O mundo não está mais sendo regido pela “Mão Invisível” do mercado, mas pelo “Punho de Ferro” da segurança nacional. Existe uma defasagem cognitiva brutal entre o que o mercado brasileiro acha que move o mundo (preços e eficiência) e o que realmente está movendo (controle de semicondutores e terras raras).
Estamos operando com o esquemático de um rádio de 1990 em um mundo de comunicação quântica.
1. A Nova Arquitetura: Fim da Ordem, Início do Bloqueio
A globalização, aquela ordem baseada em regras onde o produto mais barato vencia, acabou. O novo sistema operacional do mundo é a Geoeconomia de Guerra.
Na era Trump — que não é apenas um governo, mas um sintoma de uma mudança estrutural americana —, a economia não serve para gerar bem-estar global; ela serve para manter a primazia.
A diferença que muitos não perceberam:
- Antes: Os EUA garantiam a segurança das rotas para todos comerciarem.
- Agora: Os EUA usam as rotas e o dólar para negar acesso aos rivais.
2. Semicondutores: O Gargalo do Século
Na eletrônica, sabemos que o componente mais crítico define a velocidade de todo o sistema. Hoje, esse componente é o microchip de ponta (abaixo de 5 nanômetros).
A Faria Lima olha para a NVIDIA ou TSMC e vê “lucro por ação”. A Geopolítica vê “capacidade de processamento de mísseis e IA”.

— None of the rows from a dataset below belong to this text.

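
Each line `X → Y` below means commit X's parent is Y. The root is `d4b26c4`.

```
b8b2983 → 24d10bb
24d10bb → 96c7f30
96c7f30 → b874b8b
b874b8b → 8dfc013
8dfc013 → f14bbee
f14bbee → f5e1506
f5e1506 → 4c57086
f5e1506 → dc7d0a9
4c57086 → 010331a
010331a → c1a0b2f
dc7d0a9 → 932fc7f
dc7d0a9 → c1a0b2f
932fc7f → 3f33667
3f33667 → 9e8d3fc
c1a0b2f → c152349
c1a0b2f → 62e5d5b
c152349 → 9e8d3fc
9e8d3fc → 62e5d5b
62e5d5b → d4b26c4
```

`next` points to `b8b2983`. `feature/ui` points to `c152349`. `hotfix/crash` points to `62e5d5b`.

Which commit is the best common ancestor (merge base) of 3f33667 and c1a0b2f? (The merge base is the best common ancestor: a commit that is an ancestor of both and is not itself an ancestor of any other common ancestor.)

9e8d3fc

Ancestors of 3f33667: {3f33667, 62e5d5b, 9e8d3fc, d4b26c4}.
Ancestors of c1a0b2f: {62e5d5b, 9e8d3fc, c152349, c1a0b2f, d4b26c4}.
Common ancestors: {62e5d5b, 9e8d3fc, d4b26c4}.
Among these, 9e8d3fc is not an ancestor of any other common ancestor — it is the merge base.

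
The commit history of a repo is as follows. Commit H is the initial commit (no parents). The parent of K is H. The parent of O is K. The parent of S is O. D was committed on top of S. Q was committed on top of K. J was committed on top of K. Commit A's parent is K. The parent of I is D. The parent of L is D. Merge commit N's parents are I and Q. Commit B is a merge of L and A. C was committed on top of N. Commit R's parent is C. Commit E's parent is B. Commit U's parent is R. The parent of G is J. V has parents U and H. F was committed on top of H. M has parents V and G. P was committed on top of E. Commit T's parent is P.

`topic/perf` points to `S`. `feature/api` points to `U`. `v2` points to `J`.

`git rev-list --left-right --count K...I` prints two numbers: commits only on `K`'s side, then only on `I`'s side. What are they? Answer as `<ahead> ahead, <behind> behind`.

0 ahead, 4 behind

Reachable from K: {H, K}.
Reachable from I: {D, H, I, K, O, S}.
Only in K's history (ahead): {} — 0.
Only in I's history (behind): {D, I, O, S} — 4.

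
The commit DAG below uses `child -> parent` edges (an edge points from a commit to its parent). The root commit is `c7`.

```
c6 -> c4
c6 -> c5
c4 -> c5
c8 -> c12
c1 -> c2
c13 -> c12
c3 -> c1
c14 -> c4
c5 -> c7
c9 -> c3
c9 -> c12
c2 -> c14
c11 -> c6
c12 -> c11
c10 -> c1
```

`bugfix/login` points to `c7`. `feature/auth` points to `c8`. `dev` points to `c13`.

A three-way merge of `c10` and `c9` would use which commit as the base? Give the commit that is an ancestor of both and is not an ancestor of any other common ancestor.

Ancestors of c10: {c1, c10, c14, c2, c4, c5, c7}.
Ancestors of c9: {c1, c11, c12, c14, c2, c3, c4, c5, c6, c7, c9}.
Common ancestors: {c1, c14, c2, c4, c5, c7}.
Among these, c1 is not an ancestor of any other common ancestor — it is the merge base.

c1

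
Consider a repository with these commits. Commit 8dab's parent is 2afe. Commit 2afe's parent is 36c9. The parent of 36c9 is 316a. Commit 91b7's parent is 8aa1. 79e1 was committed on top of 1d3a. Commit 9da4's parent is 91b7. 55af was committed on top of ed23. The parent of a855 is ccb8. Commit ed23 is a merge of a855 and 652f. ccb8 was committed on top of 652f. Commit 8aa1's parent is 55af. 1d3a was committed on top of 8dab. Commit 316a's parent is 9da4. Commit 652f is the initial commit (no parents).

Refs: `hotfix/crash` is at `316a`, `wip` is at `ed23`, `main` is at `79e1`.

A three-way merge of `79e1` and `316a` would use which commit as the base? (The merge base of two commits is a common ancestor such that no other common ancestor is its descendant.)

Ancestors of 79e1: {1d3a, 2afe, 316a, 36c9, 55af, 652f, 79e1, 8aa1, 8dab, 91b7, 9da4, a855, ccb8, ed23}.
Ancestors of 316a: {316a, 55af, 652f, 8aa1, 91b7, 9da4, a855, ccb8, ed23}.
Common ancestors: {316a, 55af, 652f, 8aa1, 91b7, 9da4, a855, ccb8, ed23}.
Among these, 316a is not an ancestor of any other common ancestor — it is the merge base.

316a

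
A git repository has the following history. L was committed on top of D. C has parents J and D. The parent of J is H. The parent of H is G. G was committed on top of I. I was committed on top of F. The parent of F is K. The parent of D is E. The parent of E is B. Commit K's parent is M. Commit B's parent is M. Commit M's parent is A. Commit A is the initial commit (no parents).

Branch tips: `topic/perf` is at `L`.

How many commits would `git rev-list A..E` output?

Reachable from E: {A, B, E, M}.
Reachable from A: {A}.
In E's history but not A's: {B, E, M} — 3 commits.

3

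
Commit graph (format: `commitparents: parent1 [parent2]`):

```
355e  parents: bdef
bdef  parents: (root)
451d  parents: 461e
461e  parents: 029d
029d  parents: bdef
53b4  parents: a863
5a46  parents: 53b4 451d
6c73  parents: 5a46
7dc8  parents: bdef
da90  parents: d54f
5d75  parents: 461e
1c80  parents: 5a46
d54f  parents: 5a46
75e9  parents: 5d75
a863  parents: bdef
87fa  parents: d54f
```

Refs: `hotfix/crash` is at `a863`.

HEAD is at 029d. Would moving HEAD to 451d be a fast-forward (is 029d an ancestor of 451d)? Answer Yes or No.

Yes

A fast-forward from 029d to 451d is possible iff 029d is an ancestor of 451d.
Ancestors of 451d: {029d, 451d, 461e, bdef}.
029d is among them, so fast-forward is possible.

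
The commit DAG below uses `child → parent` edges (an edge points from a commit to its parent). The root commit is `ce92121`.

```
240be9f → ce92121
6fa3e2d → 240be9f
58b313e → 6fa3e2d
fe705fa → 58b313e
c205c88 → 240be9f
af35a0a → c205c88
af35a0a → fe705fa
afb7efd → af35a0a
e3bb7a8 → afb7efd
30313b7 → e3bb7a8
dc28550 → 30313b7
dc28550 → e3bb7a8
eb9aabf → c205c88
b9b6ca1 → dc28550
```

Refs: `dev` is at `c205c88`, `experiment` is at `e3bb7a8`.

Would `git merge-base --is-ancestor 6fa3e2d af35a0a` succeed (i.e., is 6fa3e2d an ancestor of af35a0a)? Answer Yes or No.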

A estratégia dos EUA, intensificada no modelo Trump, mudou o foco da Produção para o Controle de Fluxo.
- A Ilusão: Achar que os EUA querem produzir todos os chips em casa. Eles não conseguem e não precisam.
- A Realidade: Eles querem controlar os chokepoints (gargalos). Eles controlam o software de design (EDA), as máquinas de litografia (pressionando a Holanda/ASML) e a propriedade intelectual.

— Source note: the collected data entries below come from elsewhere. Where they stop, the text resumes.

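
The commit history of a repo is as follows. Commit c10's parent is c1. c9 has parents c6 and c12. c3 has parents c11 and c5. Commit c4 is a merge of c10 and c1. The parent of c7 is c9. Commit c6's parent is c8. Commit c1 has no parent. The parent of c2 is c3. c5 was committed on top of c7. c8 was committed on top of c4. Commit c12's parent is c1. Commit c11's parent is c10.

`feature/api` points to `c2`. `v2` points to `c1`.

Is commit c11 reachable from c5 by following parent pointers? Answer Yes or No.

Ancestors of c5: {c1, c10, c12, c4, c5, c6, c7, c8, c9}.
c11 is not in that set, so it is not an ancestor of c5.

No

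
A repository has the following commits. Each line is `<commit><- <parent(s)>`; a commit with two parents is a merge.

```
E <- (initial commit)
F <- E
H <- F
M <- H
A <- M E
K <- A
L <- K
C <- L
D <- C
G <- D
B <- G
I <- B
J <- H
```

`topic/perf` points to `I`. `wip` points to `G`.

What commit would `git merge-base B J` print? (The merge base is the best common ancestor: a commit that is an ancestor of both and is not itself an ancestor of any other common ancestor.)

H

Ancestors of B: {A, B, C, D, E, F, G, H, K, L, M}.
Ancestors of J: {E, F, H, J}.
Common ancestors: {E, F, H}.
Among these, H is not an ancestor of any other common ancestor — it is the merge base.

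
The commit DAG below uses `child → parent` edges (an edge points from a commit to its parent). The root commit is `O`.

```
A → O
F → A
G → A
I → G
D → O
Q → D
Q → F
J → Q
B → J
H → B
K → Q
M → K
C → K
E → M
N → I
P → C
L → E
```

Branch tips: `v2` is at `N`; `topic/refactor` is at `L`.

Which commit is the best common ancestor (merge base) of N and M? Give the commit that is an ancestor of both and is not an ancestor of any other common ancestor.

Ancestors of N: {A, G, I, N, O}.
Ancestors of M: {A, D, F, K, M, O, Q}.
Common ancestors: {A, O}.
Among these, A is not an ancestor of any other common ancestor — it is the merge base.

A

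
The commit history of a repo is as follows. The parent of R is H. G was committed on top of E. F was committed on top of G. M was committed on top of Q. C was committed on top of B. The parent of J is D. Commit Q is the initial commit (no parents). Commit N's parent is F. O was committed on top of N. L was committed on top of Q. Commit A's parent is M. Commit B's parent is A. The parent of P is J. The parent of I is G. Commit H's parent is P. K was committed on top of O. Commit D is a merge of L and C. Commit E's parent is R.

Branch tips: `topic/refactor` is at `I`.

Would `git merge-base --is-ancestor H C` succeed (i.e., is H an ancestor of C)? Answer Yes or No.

Ancestors of C: {A, B, C, M, Q}.
H is not in that set, so it is not an ancestor of C.

No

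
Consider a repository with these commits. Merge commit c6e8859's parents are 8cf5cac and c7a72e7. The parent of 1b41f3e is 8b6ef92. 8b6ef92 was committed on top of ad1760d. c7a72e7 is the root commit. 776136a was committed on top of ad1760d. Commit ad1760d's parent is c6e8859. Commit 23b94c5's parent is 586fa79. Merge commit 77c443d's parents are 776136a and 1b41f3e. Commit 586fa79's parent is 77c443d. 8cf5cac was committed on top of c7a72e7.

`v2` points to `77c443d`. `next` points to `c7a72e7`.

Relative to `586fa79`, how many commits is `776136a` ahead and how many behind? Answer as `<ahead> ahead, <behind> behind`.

0 ahead, 4 behind

Reachable from 776136a: {776136a, 8cf5cac, ad1760d, c6e8859, c7a72e7}.
Reachable from 586fa79: {1b41f3e, 586fa79, 776136a, 77c443d, 8b6ef92, 8cf5cac, ad1760d, c6e8859, c7a72e7}.
Only in 776136a's history (ahead): {} — 0.
Only in 586fa79's history (behind): {1b41f3e, 586fa79, 77c443d, 8b6ef92} — 4.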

A China está desesperada tentando construir uma cadeia de produção autossuficiente, mas sem acesso às ferramentas ocidentais, está operando “em fase atrasada”, tentando reinventar a roda enquanto os EUA trancam a garagem.
3. Terras Raras: A Tabela Periódica como Arma
Se os chips são o cérebro, as Terras Raras são as vitaminas. Sem Neodímio, Disprósio ou Cobalto, não há carros elétricos, turbinas eólicas ou caças F-35.
Aqui, o jogo inverte:
- China: Possui o “Royal Flush”. Controla cerca de 80% a 90% do processamento global de terras raras. É a única que tem a cadeia completa (“do minério ao ímã”).
- EUA e UE: Estão em pânico, tentando fazer “friend-shoring” (comprar de amigos), mas leva-se 10 anos para abrir uma mina e montar uma refinaria complexa.
- Rússia: Possui vastas reservas não exploradas e, mais importante, controla a energia barata (gás/nuclear) necessária para processar esses minerais. A aliança Rússia-China une a Fábrica (China) com o Posto de Gasolina e Mina (Rússia).
4. O “Choque de Fase” no Brasil
Como isso afeta a Faria Lima e o Brasil?
Nossa elite financeira ainda acredita que o Brasil pode ser um “neutro esperto”, vendendo para todos.
Mas o novo modelo americano (Trumpista) é transacional e binário.
A Lei de Inteligência de 2026 e a postura agressiva sobre tarifas mostram que os EUA vão cobrar um pedágio de alinhamento.
- Se o Brasil quiser vender Nióbio ou Lítio para a China processar, pode sofrer sanções tecnológicas dos EUA.
- Se o Brasil se alinhar aos EUA, a China (nosso maior cliente) pode retaliar no agro.
O investidor brasileiro está preocupado se a SELIC vai cair 0,5%, enquanto o mundo discute se o Estreito de Taiwan será bloqueado, cortando 90% dos chips avançados do planeta, ou se a China vai proibir a exportação de Gálio, parando a indústria de radares do ocidente.
Conclusão: Atualizem os Seus Osciloscópios
Não há “Terceira Via”. Em sistemas de alta tensão, você não pode tocar nos dois fios ao mesmo tempo.
O Brasil possui os minerais que o mundo quer. Temos o território. Mas não temos o controle da tecnologia (chips) nem a soberania do capital (moeda).
Enquanto a Faria Lima não entender a diferença entre lucro contábil e poder estratégico, continuará alocando capital em um mundo que já deixou de existir. O sinal mudou. Quem não sintonizar, vai queimar.